Neurogastroenterol Motil. 2009 Jan 30. [Epub ahead of print]
The multi-herbal drug STW 5 (Iberogast(R)) has prosecretory action in the human intestine.
Krueger D, Gruber L, Buhner S, Zeller F, Langer R, Seidl S, Michel K, Schemann M. Department of Human Biology, Technische Universität München, München, Germany.

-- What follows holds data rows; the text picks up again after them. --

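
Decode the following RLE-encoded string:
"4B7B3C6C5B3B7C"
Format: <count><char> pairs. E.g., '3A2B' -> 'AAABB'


Expanding each <count><char> pair:
  4B -> 'BBBB'
  7B -> 'BBBBBBB'
  3C -> 'CCC'
  6C -> 'CCCCCC'
  5B -> 'BBBBB'
  3B -> 'BBB'
  7C -> 'CCCCCCC'

Decoded = BBBBBBBBBBBCCCCCCCCCBBBBBBBBCCCCCCC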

There is growing evidence that STW 5 (Iberogast((R)), fixed combination of hydroethanolic herbal extracts), besides being effective in functional dyspepsia, also improves symptoms in irritable bowel syndrome (IBS). Clinical data indicate that modulation of mucosal secretion is a promising approach to treat intestinal disorders associated with IBS. We therefore explored the effect of STW 5 on secretion in the human intestine and the mechanisms by which it acts. The Ussing chamber technique was used to measure mucosal secretion in human intestinal mucosa/submucosa preparations and in human epithelial cell line T84. In addition, we recorded STW 5 effects on human enteric neurons with voltage sensitive dye imaging. In human tissue and T84 cells STW 5 induced a dose-dependent increase in ion secretion that was significantly reduced by the Na-K-Cl cotransporter blocker bumetanide, the adenylate cyclase inhibitor MDL-12 330, the non-specific and selective cystic fibrosis transmembrane conductance regulator (CFTR) inhibitors glibenclamide and CFTR(inh)-172, respectively, and the blocker of calcium dependent Cl(-) channels (ClCa) SITS (4-acetamido-4-isothiocyanatostilbene-2,2-disulphonic acid). It was unaffected by amiloride, a blocker of epithelial Na(+) channels. In human tissue, the nerve blocker tetrodotoxin significantly suppressed the STW 5 response. STW 5 evoked an increased spike discharge in 51% of human submucous neurons. Results suggest that STW 5 is a secretogogue in the human intestine by direct epithelial actions and through activation of enteric neurons. The prosecretory effect is due to increased epithelial Cl(-) fluxes via CFTR and Ca-dependent ClCa channels. STW 5 may be a novel option to treat secretory disorders associated with IBS and constipation.